Bibliografie van de historische Nederlandse literatuur in Duitse vertaling
In het kader van een door de DFG (Deutsche Forschungsgemeinschaft) gesteund project ontstaat in een samenwerkingsverband van de Freie Universität Berlin en de Universität Leipzig een bibliografie van de historische Nederlandse literatuur in Duitse vertaling en/ of bewerking (voltooiing 2008). Het project staat onder leiding van HD. dr. Rita Schlusemann in Leipzig (middeleeuwen) en Prof. dr. Jan Konst en Dr. Bettina Noak in Berlijn (vroegmoderne tijd).
Met de bibliografie komt een instrument tot stand dat toekomstig onderzoek naar de internationale uitstraling van de Nederlandstalige letteren vergemakkelijkt. Bovendien wordt een aanvulling geboden op de bibliografie van Herbert van Uffelen, waarin de receptie van de Nederlandse literatuur in het Duitse taalgebied nà 1830 beschreven wordt. Afgezien van enkele oudere monografieën is er geen systematisch onderzoek gedaan naar de uitstraling van de Nederlandse letteren in Duitsland vóór het jaar 1830. Belangrijke stromingen en perioden bleven tot dusver onderbelicht, hoewel er zeker aanknopingspunten zijn voor aanvullend receptieonderzoek. Dat geldt bijvoorbeeld voor de doorwerking van de Devotio Moderna; ook de betekenis van Jan van Ruusbroec voor de Duitse volkstalige literatuur van het humanisme en de reformatie zou wel eens groter kunnen zijn dan op dit moment vermoed wordt.

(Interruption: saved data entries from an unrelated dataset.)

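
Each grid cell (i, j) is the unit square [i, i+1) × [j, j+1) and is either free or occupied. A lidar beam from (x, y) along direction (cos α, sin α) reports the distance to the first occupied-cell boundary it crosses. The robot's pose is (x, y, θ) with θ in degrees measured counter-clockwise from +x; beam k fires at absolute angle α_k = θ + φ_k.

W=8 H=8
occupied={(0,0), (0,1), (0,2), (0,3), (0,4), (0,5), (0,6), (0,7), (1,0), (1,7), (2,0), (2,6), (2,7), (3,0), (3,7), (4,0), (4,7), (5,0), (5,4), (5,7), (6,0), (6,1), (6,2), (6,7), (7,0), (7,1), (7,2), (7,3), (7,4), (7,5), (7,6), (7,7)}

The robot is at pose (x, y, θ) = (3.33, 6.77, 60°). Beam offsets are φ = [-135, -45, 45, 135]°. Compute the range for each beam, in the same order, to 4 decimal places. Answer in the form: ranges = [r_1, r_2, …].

beam 1: φ=-135°, α=285°
  dir = (cos 285°, sin 285°) = (0.2588, -0.9659); from cell (3,6)
  next x-line at t=2.5887, next y-line at t=0.7972; Δt_x=3.8637, Δt_y=1.0353
    y: enter (3,5) at t=0.7972
    y: enter (3,4) at t=1.8324
    x: enter (4,4) at t=2.5887
    y: enter (4,3) at t=2.8677
    y: enter (4,2) at t=3.9030
    y: enter (4,1) at t=4.9383
    y: enter (4,0) at t=5.9735 ← occupied
  → r_1 = 5.9735
beam 2: φ=-45°, α=15°
  dir = (cos 15°, sin 15°) = (0.9659, 0.2588); from cell (3,6)
  next x-line at t=0.6936, next y-line at t=0.8887; Δt_x=1.0353, Δt_y=3.8637
    x: enter (4,6) at t=0.6936
    y: enter (4,7) at t=0.8887 ← occupied
  → r_2 = 0.8887
beam 3: φ=45°, α=105°
  dir = (cos 105°, sin 105°) = (-0.2588, 0.9659); from cell (3,6)
  next x-line at t=1.2750, next y-line at t=0.2381; Δt_x=3.8637, Δt_y=1.0353
    y: enter (3,7) at t=0.2381 ← occupied
  → r_3 = 0.2381
beam 4: φ=135°, α=195°
  dir = (cos 195°, sin 195°) = (-0.9659, -0.2588); from cell (3,6)
  next x-line at t=0.3416, next y-line at t=2.9751; Δt_x=1.0353, Δt_y=3.8637
    x: enter (2,6) at t=0.3416 ← occupied
  → r_4 = 0.3416

ranges = [5.9735, 0.8887, 0.2381, 0.3416]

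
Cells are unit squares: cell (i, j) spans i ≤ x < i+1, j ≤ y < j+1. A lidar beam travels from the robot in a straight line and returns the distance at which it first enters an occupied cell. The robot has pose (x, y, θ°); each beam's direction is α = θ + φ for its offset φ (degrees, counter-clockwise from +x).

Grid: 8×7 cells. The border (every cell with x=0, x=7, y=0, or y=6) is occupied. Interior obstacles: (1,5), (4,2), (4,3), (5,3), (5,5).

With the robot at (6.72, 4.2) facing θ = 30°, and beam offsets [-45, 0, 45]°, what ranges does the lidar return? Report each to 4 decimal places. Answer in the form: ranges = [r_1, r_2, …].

beam 1: φ=-45°, α=345°
  d=(0.9659,-0.2588)  start (6,4)  tX=0.2899 tY=0.7727  stride 1/|dx|=1.0353 1/|dy|=3.8637
    cross x-line → (7,4), t=0.2899 (wall)
  → r_1 = 0.2899
beam 2: φ=0°, α=30°
  d=(0.8660,0.5000)  start (6,4)  tX=0.3233 tY=1.6000  stride 1/|dx|=1.1547 1/|dy|=2.0000
    cross x-line → (7,4), t=0.3233 (wall)
  → r_2 = 0.3233
beam 3: φ=45°, α=75°
  d=(0.2588,0.9659)  start (6,4)  tX=1.0818 tY=0.8282  stride 1/|dx|=3.8637 1/|dy|=1.0353
    cross y-line → (6,5), t=0.8282
    cross x-line → (7,5), t=1.0818 (wall)
  → r_3 = 1.0818

ranges = [0.2899, 0.3233, 1.0818]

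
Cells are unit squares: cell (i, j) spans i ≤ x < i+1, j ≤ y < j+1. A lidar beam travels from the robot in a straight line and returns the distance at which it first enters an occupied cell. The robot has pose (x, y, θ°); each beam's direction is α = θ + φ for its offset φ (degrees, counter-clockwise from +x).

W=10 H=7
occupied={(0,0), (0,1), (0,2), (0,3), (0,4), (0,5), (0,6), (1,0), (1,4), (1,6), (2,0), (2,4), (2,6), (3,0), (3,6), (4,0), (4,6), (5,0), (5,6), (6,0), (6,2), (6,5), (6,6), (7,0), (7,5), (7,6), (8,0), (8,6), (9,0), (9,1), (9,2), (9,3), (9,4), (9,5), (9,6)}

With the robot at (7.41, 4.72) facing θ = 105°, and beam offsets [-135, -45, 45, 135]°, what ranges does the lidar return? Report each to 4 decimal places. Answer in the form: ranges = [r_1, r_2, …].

ranges = [1.8360, 0.3233, 0.5600, 1.9861]

beam 1: φ=-135°, α=330°
  direction (0.8660, -0.5000); cell (7,4); t to first gridline: x 0.6813, y 1.4400 (then +1.1547 / +2.0000)
    (8,4) via x @ 0.6813
    (8,3) via y @ 1.4400
    (9,3) via x @ 1.8360  # hit
  → r_1 = 1.8360
beam 2: φ=-45°, α=60°
  direction (0.5000, 0.8660); cell (7,4); t to first gridline: x 1.1800, y 0.3233 (then +2.0000 / +1.1547)
    (7,5) via y @ 0.3233  # hit
  → r_2 = 0.3233
beam 3: φ=45°, α=150°
  direction (-0.8660, 0.5000); cell (7,4); t to first gridline: x 0.4734, y 0.5600 (then +1.1547 / +2.0000)
    (6,4) via x @ 0.4734
    (6,5) via y @ 0.5600  # hit
  → r_3 = 0.5600
beam 4: φ=135°, α=240°
  direction (-0.5000, -0.8660); cell (7,4); t to first gridline: x 0.8200, y 0.8314 (then +2.0000 / +1.1547)
    (6,4) via x @ 0.8200
    (6,3) via y @ 0.8314
    (6,2) via y @ 1.9861  # hit
  → r_4 = 1.9861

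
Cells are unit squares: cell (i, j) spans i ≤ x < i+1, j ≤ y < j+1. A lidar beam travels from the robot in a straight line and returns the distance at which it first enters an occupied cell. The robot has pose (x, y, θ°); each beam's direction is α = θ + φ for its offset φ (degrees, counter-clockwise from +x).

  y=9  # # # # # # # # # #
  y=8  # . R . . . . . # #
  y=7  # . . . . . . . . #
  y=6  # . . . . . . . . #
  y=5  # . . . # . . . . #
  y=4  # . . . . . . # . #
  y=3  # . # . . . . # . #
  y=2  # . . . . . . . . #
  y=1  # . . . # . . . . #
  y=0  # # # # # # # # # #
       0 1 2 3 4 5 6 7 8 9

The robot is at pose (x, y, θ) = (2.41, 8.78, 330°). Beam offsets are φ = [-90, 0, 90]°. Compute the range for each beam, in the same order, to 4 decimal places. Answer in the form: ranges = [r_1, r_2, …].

beam 1: φ=-90°, α=240°
  cosα=-0.5000 sinα=-0.8660 | (2,8) | tMaxX 0.8200 tMaxY 0.9007 | tΔX 2.0000 tΔY 1.1547
    t=0.8200 [x] (1,8)
    t=0.9007 [y] (1,7)
    t=2.0554 [y] (1,6)
    t=2.8200 [x] (0,6) — stop
  → r_1 = 2.8200
beam 2: φ=0°, α=330°
  cosα=0.8660 sinα=-0.5000 | (2,8) | tMaxX 0.6813 tMaxY 1.5600 | tΔX 1.1547 tΔY 2.0000
    t=0.6813 [x] (3,8)
    t=1.5600 [y] (3,7)
    t=1.8360 [x] (4,7)
    t=2.9907 [x] (5,7)
    t=3.5600 [y] (5,6)
    t=4.1454 [x] (6,6)
    t=5.3001 [x] (7,6)
    t=5.5600 [y] (7,5)
    t=6.4548 [x] (8,5)
    t=7.5600 [y] (8,4)
    t=7.6095 [x] (9,4) — stop
  → r_2 = 7.6095
beam 3: φ=90°, α=60°
  cosα=0.5000 sinα=0.8660 | (2,8) | tMaxX 1.1800 tMaxY 0.2540 | tΔX 2.0000 tΔY 1.1547
    t=0.2540 [y] (2,9) — stop
  → r_3 = 0.2540

ranges = [2.8200, 7.6095, 0.2540]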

Het is bekend dat er tijdens de vroegmoderne tijd opvallend veel Nederlandstalige literatuur in het Duits is vertaald. Bijzonder populair waren Daniël Heinsius en Jacob Cats; meer dan honderdveertig vertalingen van teksten en fragmenten uit het werk van laatstgenoemde zijn door een twintigtal vertalers - overwegend tijdgenoten - gemaakt. Sommige bundels waren daarbij bijzonder populair: Cats' novellenbundel Trou-ringh (1637) vond een kleine tien bewerkers die het boek integraal (Barthold Feind in de verzamelde werken), dan wel gedeeltelijk vertaald hebben (onder anderen Johann Georg Albini von Weissenfels, Constantin Christian Dedekind, Georg Greflinger, Augustin Lichtwer, Georg Neumark, Timotheus Ritzsch, Jakob Schwieger en Johann Peter Titz).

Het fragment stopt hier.